MIA, also known as CD-RAP (cartilage-derived retinoic acid-sensitive protein), is not only expressed in melanoma cells but also in chondrocytes. Analysis of the MIA/CD-RAP-knockout-mouse revealed that MIA/CD-RAP influences interactions between chondrocytes and their surrounding extracellular matrix, inhibits the proliferation of mesenchymal cells and promotes chondrocyte differentiation. Moreover we found enhanced cartilage regeneration in MIA/CD-RAP-knockout-mice during osteoarthritis and fracture healing.

Characterization of the molecular mechanism how MIA/CD-RAP effects chondrocyte differentiation is one of the major goals in this project.
As well as MIA/CD-RAP the transcription factor AP-2ɛ participates in chondrocyte maturation. We could show that AP-2ɛ promotes differentiation of cartilage in late, hypertrophic stages. The next task is to analyze the specific function of the protein during endochondral ossification and which target genes are regulated by this transcription factor.

Additionally AP-2ε plays a role in osteoarthritis, a degenerative joint disorder, and is over-expressed in osteoarthritic cartilage. Therefore the function of AP-2ɛ in the context of this disease needs to be further investigated.

The protein melanoma inhibitory activity 2 was found as a MIA homologue via gene search. In contrast to MIA, it is specifically expressed in hepatocytes. Experiments showed a higher expression of MIA2 during liver diseases like fibrosis or cirrhosis, whereas MIA2 is downregulated in hepatocellular carcinoma (HCC). Because of these effects, MIA2 was characterized as a tumour suppressor and a potential marker of liver damage. We investigate MIA2 in vitro regarding its potential interaction partners, localization and molecular function. Furthermore, the function of this protein in vivo is analyzed via a MIA2 knockdown mouse model.

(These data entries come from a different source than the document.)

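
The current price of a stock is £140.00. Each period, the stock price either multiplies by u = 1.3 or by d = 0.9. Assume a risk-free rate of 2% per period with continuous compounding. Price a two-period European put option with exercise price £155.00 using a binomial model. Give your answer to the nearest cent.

£19.56

Risk-neutral probability p = (e^0.02 − 0.9)/(1.3 − 0.9) = 0.1202/0.4000 = 0.3005
Terminal stock prices: S_uu = 236.6, S_ud = 163.8, S_dd = 113.4
Terminal payoffs (K − S): max(-81.6, 0) = 0, max(-8.8, 0) = 0, max(41.6, 0) = 41.6
Node u (S = 182): V_u = e^(−0.02)·[0.3005·0.0000 + 0.6995·0.0000] = 0.0000
Node d (S = 126): V_d = e^(−0.02)·[0.3005·0.0000 + 0.6995·41.6000] = 28.5229
Node 0 (S = 140): V_0 = e^(−0.02)·[0.3005·0.0000 + 0.6995·28.5229] = 19.5566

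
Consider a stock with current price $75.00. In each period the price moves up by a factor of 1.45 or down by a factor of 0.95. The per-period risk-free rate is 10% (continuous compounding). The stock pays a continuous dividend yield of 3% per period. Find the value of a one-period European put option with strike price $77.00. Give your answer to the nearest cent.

$3.93

Per-period risk-free factor R = e^0.1 = 1.1052; dividend-adjusted growth = e^(0.1−0.03) = 1.0725.
Risk-neutral probability p = (1.0725 − 0.95)/(1.45 − 0.95) = 0.1225/0.5000 = 0.2450
Terminal stock prices: S_u = 108.8, S_d = 71.25
Terminal payoffs (K − S): max(-31.75, 0) = 0, max(5.75, 0) = 5.75
Node 0 (S = 75): V_0 = e^(−0.1)·[0.2450·0.0000 + 0.7550·5.7500] = 3.9280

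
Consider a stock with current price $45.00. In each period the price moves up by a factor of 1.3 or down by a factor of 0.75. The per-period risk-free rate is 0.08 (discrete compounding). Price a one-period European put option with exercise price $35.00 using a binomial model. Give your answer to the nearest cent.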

Plasma medicine is an innovative and emerging field combining plasma physics, life sciences and clinical medicine to use physical plasma for therapeutic applications. Possible applications of plasma in medicine are antiseptics of medical devices or body surfaces, treatment of wounds, skin or fibrotic diseases.
Our aim is to study the cellular mechanisms and molecular functions of plasma during wound repair and treatment of different tumors.

In cooperation with Prof. Dr.-Ing. Peter Haring Bolivar (University Siegen, Lehrstuhl Höchstfrequenztechnik und Quantenelektronik) a procedure to detect hybridized DNA strands without labelling has been developed. This method wil be applied to the development of the so-called DNA CHIP technology. Already, a patent emerged from this cooperation.

We are working on the development of 3D-printed tumor models that represent different aspects of tumorigenesis and tumor progression (as part of the DFG-funded Collaborative Research Center Transregio 225 (SFB TRR225, Biofabrication; Project C03, Z03)) or focus on the importance of biomechanics in the context of brain development or tumor metastasis to the brain (SFB 1540, EBM, Project C04). These models show improved transferability to the in vivo system compared to conventional cell culture models by incorporating extracellular matrix, stromal cells, and three-dimensionality. We ask basic scientific questions about the origin of quiescent tumor cells, a phenomenon called tumor dormancy, and cellular differentiation that can be answered by these innovative, controllable models.